I'm reading a book written by Serre and, even though he's one of the best math writer ever, there's a step I don't understand. This may imply that I'm one of the worst math reader ever! :-)
So, we are dealing with a sheaf $S$ on a projective curve $X$ and we can prove that, given a nonzero local section $s$ defined in a neighborhood of a point $P$, there always exists a smaller neighborhood $U$ of $P$ such that $s$ is vanishes on the whole $U\setminus P$. Then the claim is that $$ H^0(X, S) = \bigoplus_{P\in X} \;S_P $$ i.e. the space of global sections coincides with the direct sum of the stalks.
This is intuitively clear for me: from the above we know that the set of points $P$ where a global section $s$ is not trivial is discrete. Moreover, it is closed inside a compact space, thus itself compact. Since a discrete set is compact iff it is finite, we see that $s$ is not trivial only on a finite number of points, and this motivates the presence of $\bigoplus$ in place of $\prod$.

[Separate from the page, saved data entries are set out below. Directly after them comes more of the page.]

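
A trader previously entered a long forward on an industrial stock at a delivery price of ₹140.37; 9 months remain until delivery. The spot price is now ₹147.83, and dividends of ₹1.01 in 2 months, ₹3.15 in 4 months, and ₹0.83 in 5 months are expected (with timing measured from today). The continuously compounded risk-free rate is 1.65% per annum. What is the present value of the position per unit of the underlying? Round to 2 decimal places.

₹4.22

PV(remaining dividends) I = 1.01·e^(−0.0165·2/12) + 3.15·e^(−0.0165·4/12) + 0.83·e^(−0.0165·5/12) = 4.9643
Current forward F = (S − I)·e^(rT) = (147.83 − 4.9643)·e^(0.0165·9/12) = 142.8657 × 1.012452 = 144.6447
Value (long) = (F − K)·e^(−rT) = (144.6447 − 140.37) × 0.987701 = 4.2221
Value = ₹4.22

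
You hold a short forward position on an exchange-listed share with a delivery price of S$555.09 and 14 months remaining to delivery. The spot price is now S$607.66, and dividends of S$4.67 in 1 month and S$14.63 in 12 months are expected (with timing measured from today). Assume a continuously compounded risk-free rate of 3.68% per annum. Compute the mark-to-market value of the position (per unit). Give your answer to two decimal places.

PV(remaining dividends) I = 4.67·e^(−0.0368·1/12) + 14.63·e^(−0.0368·12/12) = 18.7571
Current forward F = (S − I)·e^(rT) = (607.66 − 18.7571)·e^(0.0368·14/12) = 588.9029 × 1.043868 = 614.7369
Value (long) = (F − K)·e^(−rT) = (614.7369 − 555.09) × 0.957975 = 57.1402
Short position value = −(long value) = -S$57.14

-S$57.14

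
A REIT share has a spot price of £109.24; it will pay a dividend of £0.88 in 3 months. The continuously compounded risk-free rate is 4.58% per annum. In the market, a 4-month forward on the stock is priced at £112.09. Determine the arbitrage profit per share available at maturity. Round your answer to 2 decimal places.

£2.05 per share

PV(dividends) I = 0.88·e^(−0.0458·3/12) = 0.8700
Fair forward F* = (S − I)·e^(rT) = (109.24 − 0.8700)·e^0.015267 = 108.3700 × 1.015384 = 110.0372
Market £112.09 > fair 110.0372: forward overpriced → cash-and-carry (borrow at r, buy the stock and collect the dividends, short the forward).
Profit at T = |F_mkt − F*| = |112.09 − 110.0372| = £2.05 per share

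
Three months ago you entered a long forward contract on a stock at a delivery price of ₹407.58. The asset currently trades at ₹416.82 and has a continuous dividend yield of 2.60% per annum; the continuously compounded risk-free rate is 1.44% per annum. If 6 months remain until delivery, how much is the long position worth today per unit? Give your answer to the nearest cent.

Current fair forward for the remaining 6 months: F = S·e^((r − q)·T), (r − q) = 0.0144 − 0.0260 = -0.0116
F = 416.82 · e^(-0.0116 × 6/12) = 416.82 × 0.994217 = 414.4095
Value of long forward = (F − K)·e^(−rT) = (414.4095 − 407.58) · e^(−0.0144·6/12)
= 6.8295 × 0.992826 = 6.78

₹6.78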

Is my reasoning correct? Is there a better/faster/cleaner way to see it?
Further, is this a general fact, or does it depend on the particular nature (which I didn't describe here) of the sheaf $S$ ? In other words, is it true that if a sheaf $F$ is a skyscrapers sheaf (meaning it's support lies in a finite number of points) on a projective variety, then the above formula for its global sections holds?
One idea would be to understand this via the étalé space associated to the sheaf.

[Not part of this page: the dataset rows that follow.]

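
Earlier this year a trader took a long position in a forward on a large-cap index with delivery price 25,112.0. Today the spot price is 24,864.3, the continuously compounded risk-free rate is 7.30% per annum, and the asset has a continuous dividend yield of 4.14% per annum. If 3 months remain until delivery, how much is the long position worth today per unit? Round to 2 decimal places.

-49.58

Current fair forward for the remaining 3 months: F = S·e^((r − q)·T), (r − q) = 0.0730 − 0.0414 = 0.0316
F = 24864.3 · e^(0.0316 × 3/12) = 24864.3 × 1.00793129 = 25061.5060
Value of long forward = (F − K)·e^(−rT) = (25061.5060 − 25112.0) · e^(−0.0730·3/12)
= -50.4940 × 0.98191552 = -49.58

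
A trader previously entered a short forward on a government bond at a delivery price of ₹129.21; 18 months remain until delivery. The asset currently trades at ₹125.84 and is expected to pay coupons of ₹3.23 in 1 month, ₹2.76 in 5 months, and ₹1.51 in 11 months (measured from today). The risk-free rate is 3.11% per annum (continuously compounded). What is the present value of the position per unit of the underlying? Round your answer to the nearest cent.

₹4.89

PV(remaining coupons) I = 3.23·e^(−0.0311·1/12) + 2.76·e^(−0.0311·5/12) + 1.51·e^(−0.0311·11/12) = 7.4137
Current forward F = (S − I)·e^(rT) = (125.84 − 7.4137)·e^(0.0311·18/12) = 118.4263 × 1.047755 = 124.0817
Value (long) = (F − K)·e^(−rT) = (124.0817 − 129.21) × 0.954421 = -4.8946
Short position value = −(long value) = ₹4.89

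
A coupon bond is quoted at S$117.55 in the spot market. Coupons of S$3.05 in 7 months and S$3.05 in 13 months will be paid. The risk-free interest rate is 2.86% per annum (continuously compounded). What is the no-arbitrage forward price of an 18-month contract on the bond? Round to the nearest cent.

S$116.49

PV(coupons) I = 3.05·e^(−0.0286·7/12) + 3.05·e^(−0.0286·13/12)
I = 2.9995 + 2.9569 = 5.9564
F = (S − I)·e^(rT) = (117.55 − 5.9564) · e^(0.0286·18/12)
= 111.5936 · e^0.042900 = 111.5936 × 1.043834 = S$116.49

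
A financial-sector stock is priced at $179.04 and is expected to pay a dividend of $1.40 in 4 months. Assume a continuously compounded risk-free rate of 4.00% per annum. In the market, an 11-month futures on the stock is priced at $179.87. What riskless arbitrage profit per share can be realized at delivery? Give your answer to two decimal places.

$4.42 per share

PV(dividends) I = 1.40·e^(−0.0400·4/12) = 1.3815
Fair futures F* = (S − I)·e^(rT) = (179.04 − 1.3815)·e^0.036667 = 177.6585 × 1.037348 = 184.2937
Market $179.87 < fair 184.2937: forward underpriced → reverse cash-and-carry (short the stock, invest proceeds at r, pay the dividends, go long the forward).
Profit at T = |F_mkt − F*| = |179.87 − 184.2937| = $4.42 per share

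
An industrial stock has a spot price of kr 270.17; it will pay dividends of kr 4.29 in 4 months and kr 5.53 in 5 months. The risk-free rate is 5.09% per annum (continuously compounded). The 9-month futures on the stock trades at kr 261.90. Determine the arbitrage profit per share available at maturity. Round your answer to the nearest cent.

PV(dividends) I = 4.29·e^(−0.0509·4/12) + 5.53·e^(−0.0509·5/12) = 9.6318
Fair futures F* = (S − I)·e^(rT) = (270.17 − 9.6318)·e^0.038175 = 260.5382 × 1.038913 = 270.6765
Market kr 261.90 < fair 270.6765: forward underpriced → reverse cash-and-carry (short the stock, invest proceeds at r, pay the dividends, go long the forward).
Profit at T = |F_mkt − F*| = |261.90 − 270.6765| = kr 8.78 per share

kr 8.78 per share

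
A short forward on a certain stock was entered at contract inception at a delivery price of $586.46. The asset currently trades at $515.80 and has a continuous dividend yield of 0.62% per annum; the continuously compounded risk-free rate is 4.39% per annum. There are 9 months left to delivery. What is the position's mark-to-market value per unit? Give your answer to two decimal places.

Current fair forward for the remaining 9 months: F = S·e^((r − q)·T), (r − q) = 0.0439 − 0.0062 = 0.0377
F = 515.80 · e^(0.0377 × 9/12) = 515.80 × 1.028679 = 530.5926
Value of long forward = (F − K)·e^(−rT) = (530.5926 − 586.46) · e^(−0.0439·9/12)
= -55.8674 × 0.967611 = -54.06
Short position value = −(long value) = $54.06

$54.06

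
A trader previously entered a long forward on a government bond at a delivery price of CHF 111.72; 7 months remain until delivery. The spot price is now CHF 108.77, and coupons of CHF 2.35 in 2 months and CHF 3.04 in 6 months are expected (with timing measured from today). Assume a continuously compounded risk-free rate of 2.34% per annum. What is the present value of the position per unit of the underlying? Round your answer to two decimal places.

PV(remaining coupons) I = 2.35·e^(−0.0234·2/12) + 3.04·e^(−0.0234·6/12) = 5.3455
Current forward F = (S − I)·e^(rT) = (108.77 − 5.3455)·e^(0.0234·7/12) = 103.4245 × 1.013744 = 104.8460
Value (long) = (F − K)·e^(−rT) = (104.8460 − 111.72) × 0.986443 = -6.7808
Value = -CHF 6.78

-CHF 6.78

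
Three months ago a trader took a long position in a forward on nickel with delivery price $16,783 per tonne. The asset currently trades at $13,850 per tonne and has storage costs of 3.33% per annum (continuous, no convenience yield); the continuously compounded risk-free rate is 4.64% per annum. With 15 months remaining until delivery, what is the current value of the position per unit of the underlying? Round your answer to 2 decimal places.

Current fair forward for the remaining 15 months: F = S·e^((r + u)·T), (r + u) = 0.0464 + 0.0333 = 0.0797
F = 13850 · e^(0.0797 × 15/12) = 13850 × 1.10475656 = 15300.8784
Value of long forward = (F − K)·e^(−rT) = (15300.8784 − 16783) · e^(−0.0464·15/12)
= -1482.1216 × 0.94364995 = -1398.60

-$1398.60 per tonne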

If $\mathcal{F}$ is a sheaf over $X$, the étalé space associated to $\mathcal{F}$ is a topological space which is given as a set by $$\tilde{\mathcal{F}} = \bigsqcup_{p \in X} \mathcal{F}_p$$ with a projection $\pi: \tilde{F} \rightarrow X$ taking each element of $\mathcal{F}_p$ to $p$. This space has the property that for any open set $U \subseteq X$ the sections $\mathcal{F}(U)$ correspond to continuous sections $s: U \rightarrow \tilde{\mathcal F}$ i.e. continuous maps such that $\pi \circ s = id_X$.
In the case of a skyscrapers sheaf with $\mathcal{F}_{p_i} \neq 0$ for $i \in \{ 1, \dotsc, n \}$ then $\tilde{\mathcal F} = \bigsqcup_\limits{i=1}^n \mathcal{F}_{p_i}$ and its global sections $$ s: X \longrightarrow \bigsqcup_\limits{i=1}^n \mathcal{F}_{p_i}, $$ should correspond bijectively with points in $\bigoplus\limits_{i+1}^n \mathcal{F}_{p_i}$.